Que sommes-nous venus faire dans ce poste du sud oranais, et par quelle malencontreuse idée les guides consultés, depuis le Joanne jusqu’au Bœdeker, mentionnent-ils dans les curiosités à voir ces quatre grandes casernes entourées de remparts avec, autour d’elles, quatre grandes rues de banlieue, poussiéreuses et tristes, aboutissant à quatre portes béantes sur la rase campagne, une campagne pelée, tout en pierrailles et en touffes d’alfa, qu’essaie en vain de dissimuler aux regards une grande allée circulaire de platanes.

Ils longent, en effet, les fortifications de la petite ville, et tournent tout autour, défeuillés et tristes, tristes et défeuillés sur un frileux ciel pâle, et mettent sous les lunes et les demi-lunes de Sidi-bel-Abbès la tristesse provinciale et l’incurable ennui d’un cours de sous-préfecture.

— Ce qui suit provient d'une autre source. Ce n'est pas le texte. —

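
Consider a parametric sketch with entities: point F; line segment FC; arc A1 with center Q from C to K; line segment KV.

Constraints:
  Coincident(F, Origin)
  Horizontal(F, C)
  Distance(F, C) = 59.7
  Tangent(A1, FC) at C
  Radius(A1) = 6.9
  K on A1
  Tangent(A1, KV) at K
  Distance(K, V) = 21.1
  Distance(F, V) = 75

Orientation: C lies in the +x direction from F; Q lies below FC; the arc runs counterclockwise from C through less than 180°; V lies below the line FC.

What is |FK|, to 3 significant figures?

56.2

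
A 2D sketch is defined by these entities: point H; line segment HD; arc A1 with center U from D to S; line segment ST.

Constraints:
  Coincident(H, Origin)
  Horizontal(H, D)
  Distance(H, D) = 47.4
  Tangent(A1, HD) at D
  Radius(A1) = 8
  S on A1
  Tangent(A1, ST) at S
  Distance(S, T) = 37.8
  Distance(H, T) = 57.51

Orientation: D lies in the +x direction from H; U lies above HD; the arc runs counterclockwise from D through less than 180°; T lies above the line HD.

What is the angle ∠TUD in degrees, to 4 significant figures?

162.7°

Checks: ∠(UD, DH) = 90.00° ✓; |US| = 8.000 ✓; ∠(US, ST) = 90.00° ✓; |ST| = 37.80 ✓; |HT| = 57.51 ✓.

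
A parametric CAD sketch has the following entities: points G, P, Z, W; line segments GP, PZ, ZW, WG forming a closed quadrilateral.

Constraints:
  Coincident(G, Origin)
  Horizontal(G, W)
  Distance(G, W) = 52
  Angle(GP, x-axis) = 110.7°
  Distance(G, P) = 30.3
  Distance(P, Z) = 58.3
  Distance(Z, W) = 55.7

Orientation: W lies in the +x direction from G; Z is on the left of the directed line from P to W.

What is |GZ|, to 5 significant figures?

68.518

Checks: |PZ| = 58.30 ✓; |ZW| = 55.70 ✓.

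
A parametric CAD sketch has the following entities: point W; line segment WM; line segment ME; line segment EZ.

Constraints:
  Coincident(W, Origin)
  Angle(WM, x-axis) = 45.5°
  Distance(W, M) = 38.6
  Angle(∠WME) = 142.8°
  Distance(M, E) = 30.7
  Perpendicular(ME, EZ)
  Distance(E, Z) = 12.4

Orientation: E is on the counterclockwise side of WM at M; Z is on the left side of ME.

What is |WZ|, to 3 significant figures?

62.4

W is at the origin; WM runs at 45.5° with length 38.6, so M = 38.6·(cos 45.5°, sin 45.5°) = (27.1, 27.5). ∠WME = 142.8°, so ME runs at 45.5° + (180° − 142.8°) = 82.7° from the x-axis; with |ME| = 30.7, E = M + 30.7·(cos 82.7°, sin 82.7°) = (31.0, 58.0). ME is perpendicular to EZ; with |EZ| = 12.4 on the left of ME, Z = E + 12.4·(-0.992, 0.127) = (18.7, 59.6). Then |WZ| = |Z − W| = 62.4.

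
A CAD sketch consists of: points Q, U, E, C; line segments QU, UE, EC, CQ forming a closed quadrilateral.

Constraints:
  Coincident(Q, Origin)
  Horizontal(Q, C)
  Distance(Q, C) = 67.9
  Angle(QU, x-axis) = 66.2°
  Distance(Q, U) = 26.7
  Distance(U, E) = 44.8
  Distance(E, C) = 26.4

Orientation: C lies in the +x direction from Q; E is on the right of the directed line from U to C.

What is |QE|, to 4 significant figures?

43.11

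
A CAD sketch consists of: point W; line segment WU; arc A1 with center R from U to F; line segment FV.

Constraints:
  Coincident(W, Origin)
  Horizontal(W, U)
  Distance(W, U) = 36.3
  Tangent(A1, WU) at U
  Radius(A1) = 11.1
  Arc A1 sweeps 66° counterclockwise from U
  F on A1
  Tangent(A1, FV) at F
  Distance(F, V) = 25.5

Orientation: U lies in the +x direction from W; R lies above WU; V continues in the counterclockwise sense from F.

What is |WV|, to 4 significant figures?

64.19

W is at the origin; WU is horizontal with |WU| = 36.3 and U on the +x side, so U = (36.30, 0.000). The tangent condition forces RU to be normal to WU, so R = U + (0, 11.1) = (36.30, 11.10). On A1, U sits at bearing -90° from R; a 66° counterclockwise sweep puts F at bearing -24°, so F = R + 11.1·(cos -24°, sin -24°) = (46.44, 6.585). Since A1 is tangent to FV there, RF ⟂ FV, so FV runs along (−sin -24°, cos -24°); with |FV| = 25.5, V = (56.81, 29.88). Then |WV| = |V − W| = 64.19.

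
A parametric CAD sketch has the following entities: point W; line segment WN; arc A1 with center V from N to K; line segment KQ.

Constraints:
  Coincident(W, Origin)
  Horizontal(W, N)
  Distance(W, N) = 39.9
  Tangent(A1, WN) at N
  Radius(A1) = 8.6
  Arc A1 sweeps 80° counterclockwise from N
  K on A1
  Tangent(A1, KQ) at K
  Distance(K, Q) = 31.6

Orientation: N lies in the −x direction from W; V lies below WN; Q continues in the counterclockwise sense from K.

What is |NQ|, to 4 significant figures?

40.69

On A1, N sits at bearing 90° from V; an 80° counterclockwise sweep puts K at bearing 170°, so K = V + 8.6·(cos 170°, sin 170°) = (-48.37, -7.107). The tangent condition forces VK to be normal to KQ, so KQ runs along (−sin 170°, cos 170°); with |KQ| = 31.6, Q = (-53.86, -38.23). Then |NQ| = |Q − N| = 40.69.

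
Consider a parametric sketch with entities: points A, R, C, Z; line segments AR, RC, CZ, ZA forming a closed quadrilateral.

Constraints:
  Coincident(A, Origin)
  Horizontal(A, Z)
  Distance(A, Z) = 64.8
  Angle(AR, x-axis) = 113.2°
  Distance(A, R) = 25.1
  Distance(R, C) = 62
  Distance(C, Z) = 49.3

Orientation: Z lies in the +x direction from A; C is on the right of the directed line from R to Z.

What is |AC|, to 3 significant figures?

37.6

A is at the origin; A and Z share the same y with |AZ| = 64.8 and Z in +x, so Z = (64.8, 0). AR runs at 113.2° with |AR| = 25.1, so R = (-9.89, 23.1). C is determined by |RC| = 62.0 and |CZ| = 49.3 together: it lies at the intersection of circle(R, 62.0) and circle(Z, 49.3). With |RZ| = 78.2, the foot of the radical line on RZ is 48.1 from R and the perpendicular offset is √(62.0² − 48.1²) = 39.1. Taking the right-of-RZ solution: C = (24.6, -28.5).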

Et c’est sous ces platanes que nous promenons notre dépaysement en attendant le départ de la diligence fixé à huit heures ; cela nous fait sept heures d’attente, car nous sortons à peine de table et, chassés de la ville par la navrante banalité des quatre rues européennes, tout en bureaux de tabac et en estaminets, à l’instar de Paris (quelque chose comme un quartier de Courbevoie ou de Puteaux transporté dans la morne aridité du Sud), nous avons encore préféré, de guerre lasse, venir rôder en dehors de la ville, dans ces allées, où du moins des uniformes français, zouaves et légionnaires en petite tenue, manœuvrent, l’arme au bras, et par le flanc droit et par le flanc gauche arpentent le terrain et pivotent aux commandements des moniteurs.

Plus loin, dans un bouquet d’eucalyptus, l’école des clairons s’époumonne : au-dessus des remparts aux talus gazonnés se dressent de longs toits ardoisés de casernes, celle des spahis et celle des turcos pour la soldatesque indigène, celles des zouaves et de la légion étrangère pour l’élément européen.

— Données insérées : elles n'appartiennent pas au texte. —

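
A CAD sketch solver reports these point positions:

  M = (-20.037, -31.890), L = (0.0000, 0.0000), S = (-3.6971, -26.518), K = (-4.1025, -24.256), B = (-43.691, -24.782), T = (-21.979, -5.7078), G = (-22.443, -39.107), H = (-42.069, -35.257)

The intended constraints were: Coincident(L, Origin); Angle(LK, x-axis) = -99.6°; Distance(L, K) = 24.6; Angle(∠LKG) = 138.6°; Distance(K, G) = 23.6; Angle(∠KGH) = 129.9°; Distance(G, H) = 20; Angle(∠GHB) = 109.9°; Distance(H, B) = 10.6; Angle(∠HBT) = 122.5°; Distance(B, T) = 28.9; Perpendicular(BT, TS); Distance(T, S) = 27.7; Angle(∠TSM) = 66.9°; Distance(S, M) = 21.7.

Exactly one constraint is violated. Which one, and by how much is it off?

Distance(S, M) = 21.7 — off by 4.50.

L = (0.00, 0.00) ✓; LK at -99.60° ✓; |LK| = 24.60 ✓; ∠LKG = 138.6° ✓; |KG| = 23.60 ✓; ∠KGH = 129.9° ✓; |GH| = 20.00 ✓; ∠GHB = 109.9° ✓; |HB| = 10.60 ✓; ∠HBT = 122.5° ✓; |BT| = 28.90 ✓; ∠(BT, TS) = 90.00° ✓; |TS| = 27.70 ✓; ∠TSM = 66.90° ✓; |SM| = 17.20 ✗.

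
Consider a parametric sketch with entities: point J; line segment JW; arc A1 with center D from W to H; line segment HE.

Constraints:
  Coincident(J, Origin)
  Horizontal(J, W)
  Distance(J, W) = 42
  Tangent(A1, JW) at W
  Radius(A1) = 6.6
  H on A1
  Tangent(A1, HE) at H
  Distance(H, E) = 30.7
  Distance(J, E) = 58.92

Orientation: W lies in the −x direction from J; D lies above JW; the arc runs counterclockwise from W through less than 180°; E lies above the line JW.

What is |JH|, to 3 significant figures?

36.7

Checks: J.y = 0.00, W.y = 0.00 ✓; |DH| = 6.600 ✓; ∠(DH, HE) = 90.00° ✓; |HE| = 30.70 ✓; |JE| = 58.92 ✓.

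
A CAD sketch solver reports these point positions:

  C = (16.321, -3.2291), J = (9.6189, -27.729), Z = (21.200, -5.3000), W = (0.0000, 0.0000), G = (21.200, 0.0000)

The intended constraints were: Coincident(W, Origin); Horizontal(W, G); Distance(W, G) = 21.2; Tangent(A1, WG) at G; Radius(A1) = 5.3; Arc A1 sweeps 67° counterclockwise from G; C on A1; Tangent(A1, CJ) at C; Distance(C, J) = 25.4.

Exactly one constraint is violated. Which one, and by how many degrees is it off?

Tangent(A1, CJ) at C — off by 7.70°.

W = (0.00, 0.00) ✓; W.y = 0.00, G.y = 0.00 ✓; |WG| = 21.20 ✓; ∠(ZG, GW) = 90.00° ✓; |ZG| = 5.300 ✓; bearing(Z→C) − bearing(Z→G) = 67.00° ✓; |ZC| = 5.300 ✓; ∠(ZC, CJ) = 82.30° ✗; |CJ| = 25.40 ✓.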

Sidi-bel-Abbès, poste avancé fondé par le général Bedeau en 1843 pour tenir en respect les Béni-Amer, tribu très dangereuse, très remuante et toujours menaçante du sud oranais.

Les Béni-Amer sont loin ; nos pointes dans le sud, étendant chaque jour une lente mais sûre conquête, atteignent aujourd’hui les frontières du Maroc.

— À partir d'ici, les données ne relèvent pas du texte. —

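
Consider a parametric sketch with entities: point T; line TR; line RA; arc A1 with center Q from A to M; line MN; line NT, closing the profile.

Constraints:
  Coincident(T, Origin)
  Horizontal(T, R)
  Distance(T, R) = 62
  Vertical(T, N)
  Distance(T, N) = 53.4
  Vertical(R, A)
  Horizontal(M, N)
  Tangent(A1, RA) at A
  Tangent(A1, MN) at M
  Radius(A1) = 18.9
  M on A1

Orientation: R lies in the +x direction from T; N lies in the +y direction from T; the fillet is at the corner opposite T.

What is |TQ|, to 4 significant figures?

55.21

T is at the origin; TR is horizontal with |TR| = 62.0 and R on the +x side, so R = (62.00, 0.000). TN is vertical with |TN| = 53.4 and N on the +y side, so N = (0.000, 53.40). The virtual corner opposite T is at (62.00, 53.40). The tangent condition forces QA to be normal to RA and since A1 is tangent to MN there, QM ⟂ MN, with radius 18.9, so the center Q sits 18.9 in from both sides at Q = (43.10, 34.50). Then |TQ| = |Q − T| = 55.21.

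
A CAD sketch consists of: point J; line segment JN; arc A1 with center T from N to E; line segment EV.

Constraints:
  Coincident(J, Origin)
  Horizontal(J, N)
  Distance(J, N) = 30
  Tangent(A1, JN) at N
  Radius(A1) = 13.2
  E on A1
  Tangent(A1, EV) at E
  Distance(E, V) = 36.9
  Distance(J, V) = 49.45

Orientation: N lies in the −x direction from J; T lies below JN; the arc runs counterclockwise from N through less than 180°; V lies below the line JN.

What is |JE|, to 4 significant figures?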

Et ce sont ces jeunes recrues emblousées de toile bise sur leurs grègues bouffantes, ces petits légionnaires imberbes et roses de la Suisse ou de la Norvège, dont la vaillantise et l’effort continus agrandissent chaque jour cette unique et merveilleuse colonie d’Algérie, au climat enveloppant de caresse et de torpeur, telle une maîtresse savante et dangereuse.

Mais, morbleu ! ce n’est pas ici qu’on voudrait couler ni finir ses jours ; ici, c’est bien l’exil dans ce qu’il a de plus douloureux et de plus morne, l’engourdissement d’une affreuse petite ville du Midi d’une laideur de banlieue, aggravée de la sécheresse de cette province d’Oran, si espagnole d’aspect.

Oh ! Sidi-bel-Abbès et son vilain petit Grand Café des Officiers, à la devanture écaillée de chaleur, aux tables de fer comme lépreuses de rouille, où nous feuilletons, de mâle rage et de désespoir, d’anciens numéros de la Vie Parisienne.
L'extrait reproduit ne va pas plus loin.